Lukacs, Bloch et l’Expressionnisme, in l’Expressionnisme comme révolte – Jean-Michel PALMIER, PAYOT – 1978 - 

          En lisant les écrits de Lukacs et ceux de Bloch, souvent contemporains, qui s’attachent aux problèmes posés par l’expressionnisme ou l’avant-garde artistique, littéraire, théâtrale allemande, on ne peut que se demander comment leurs divergences ont pu s’accentuer aussi rapidement pour qu’ils en viennent à porter sur les mêmes oeuvres des jugements totalement opposés. sans doute existe-t-il des liens très profonds entre la sensibilité de Bloch et celle de l’Expressionnisme et, s’il le comprend si bien, c’est qu’il n’est pas étranger à sa révolte, à sa passion. Le jugement que porte Bloch sur l’Expressionnisme est souvent généreux et apologétique, mais il est sans doute infiniment plus satisfaisant que la réduction opérée par Lukacs. Ce qui est en question , dans cette première controverse, par delà l’intérêt historique et théorique de la querelle, ce qui est en jeu, c’est aussi l’interprétation marxiste de l’oeuvre d’art, son analyse idéologique, le statut de l’avant-garde au sein de la critique marxiste.

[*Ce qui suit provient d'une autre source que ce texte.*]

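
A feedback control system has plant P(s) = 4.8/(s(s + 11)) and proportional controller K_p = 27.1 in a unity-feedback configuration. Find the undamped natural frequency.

With unity feedback the closed-loop characteristic equation is s² + 11s + 27.1·4.8 = s² + 11s + 130.1 = 0.
Matching s² + 2ζω_n s + ω_n²: ω_n = √130.1 = 11.41 rad/s and 2ζω_n = 11, so ζ = 11/(2·11.41) = 0.482.

ω_n = 11.4 rad/s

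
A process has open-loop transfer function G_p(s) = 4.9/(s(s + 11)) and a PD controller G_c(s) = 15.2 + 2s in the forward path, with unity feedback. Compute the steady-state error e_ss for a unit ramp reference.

0.148

The loop has one pole at the origin (type 1). Velocity error constant K_v = lim_{s→0} s·G_c(s)G_p(s) = 15.2·4.9/11 = 6.771.
Steady-state error to a unit ramp: e_ss = 1/K_v = 0.148.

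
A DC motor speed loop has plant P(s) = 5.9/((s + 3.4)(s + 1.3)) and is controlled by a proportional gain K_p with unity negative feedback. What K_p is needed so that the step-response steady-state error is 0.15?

K_p = 4.25

Steady-state error for a unit step on this type-0 loop is 1/(1 + K_p·P(0)).
P(0) = 1.335. Require 1/(1 + K_p·1.335) = 0.15, so 1 + 1.335·K_p = 6.667.
K_p = (6.667 − 1)/1.335 = 4.25.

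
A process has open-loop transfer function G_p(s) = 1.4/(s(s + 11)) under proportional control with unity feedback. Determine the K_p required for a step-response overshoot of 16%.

From %OS = 100·exp(−πζ/√(1−ζ²)) = 16%, ζ = −ln(0.16)/√(π²+ln²(0.16)) = 0.5039.
Characteristic equation s² + 11s + 1.4K_p = 0 gives ζ = 11/(2√(1.4K_p)).
Setting ζ = 0.5039: √(1.4K_p) = 11/(2·0.5039) = 10.92, so K_p = 119.1/1.4 = 85.1.

K_p = 85.1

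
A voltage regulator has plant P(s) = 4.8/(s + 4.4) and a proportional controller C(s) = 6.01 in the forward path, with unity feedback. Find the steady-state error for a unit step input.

The loop is type 0. Static position error constant K_pos = C(0)·P(0) = 6.01·1.091 = 6.556.
Steady-state error to a unit step: e_ss = 1/(1+K_pos) = 1/7.556 = 0.132.

0.132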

          Même si les articles de Bloch doivent être lus aussi de manière critique, il est certain que son approche est plus fidèle aux oeuvres que celle de Lukacs qui, en dépit d’idées souvent très justes, ne parvient pas à saisir l’originalité des courants qu’il étudie – Bloch lui reprochera par la suite et à juste titre de citer toujours des préfaces et des postfaces plutôt que les oeuvres elles-mêmes et il est certain que Lukacs ne s’aventure jamais, même lorsqu’il prétend analyser les méthodes créatrices de l’Expressionnisme, dans le domaine des créations elles-mêmes. Il réalise ce prodige de parler de l’expressionnisme comme mouvement artistique, en citant, à l’appui de sa démonstration, Simmel, Dilthey, Worringer, mais jamais le moindre exemple concret emprunté aux arts plastiques, jamais le moindre peintre.

          Lukacs semble rester prisonnier de son admiration pour le réalisme critique du XIX ème siècle (Balzac, Tolstoï) , de la catégorie hégélienne de la totalité et de concepts ambigus tels que « formalisme », « décadence ». L’Expressionnisme au contraire – qu’il s’agisse de la peinture ou de la musique -a tenté d’exprimer la forme d’un monde brisé, déchiré et, comme l’a bien vu Adorno lorsqu’il analyse les oeuvres de Schönberg, aucune oeuvre ne peut restituer sans hypocrisie le mythe de la totalité perdue. Si la catégorie ontologique fondamentale demeure, pour Lukacs, celle de la totalité, Bloch montre au contraire l’importance d’autres formes d’être, tels le « pas encore devenu conscient du savoir », le « pas encore réalisé », et il cherche à lire dans les oeuvres de l’Expressionnisme l’annonce d’une autre réalité et non son reflet. L’oeuvre d’art ne peut en aucun cas être soumise indifféremment à la catégorie de la Mimésis- catégorie fondamentale de l’esthétique lukacsienne – car toute oeuvre s’enracine simultanément dans deux mondes à la fois, celui du présent et celui de l’avenir, du déjà formulé et du pas encore. Elle critique la réalité, l’exprime et anticipe une autre réalité possible. Ce qu’il dit des toiles de Chagall ou de la Tour des chevaux bleus de Franz Marc vaut pour toute oeuvre d’art. L’Angelus novus de Klee n’est pas qu’une simple allégorie de l’histoire, mais de l’art, de l’univers tout entier.

          Ces oppositions fondamentales de Lukacs éclatent sans doute le plus nettement dans l’Esprit de l’Utopie de Bloch, écrit à Berne en 1918, dans laquelle l’art et la musique en particulier jouent un rôle particulier notamment l’Expressionnisme musical. Né dans le même climat de désespoir, de rêve et d’utopie que la Théorie du Roman de Lukacs (18), l’Esprit de l’Utopie de Bloch, avec ses paysages d’angoisse et de rêve, d’apocalypse et de révolution, annonce la grande fresque du Principe Espérance, mais aussi certains aspects d’Histoire et Conscience de classede Lukacs, la « possibilité objective » de Lukacs trouvant son équivalent théorique dans l »utopie concrète » de Bloch.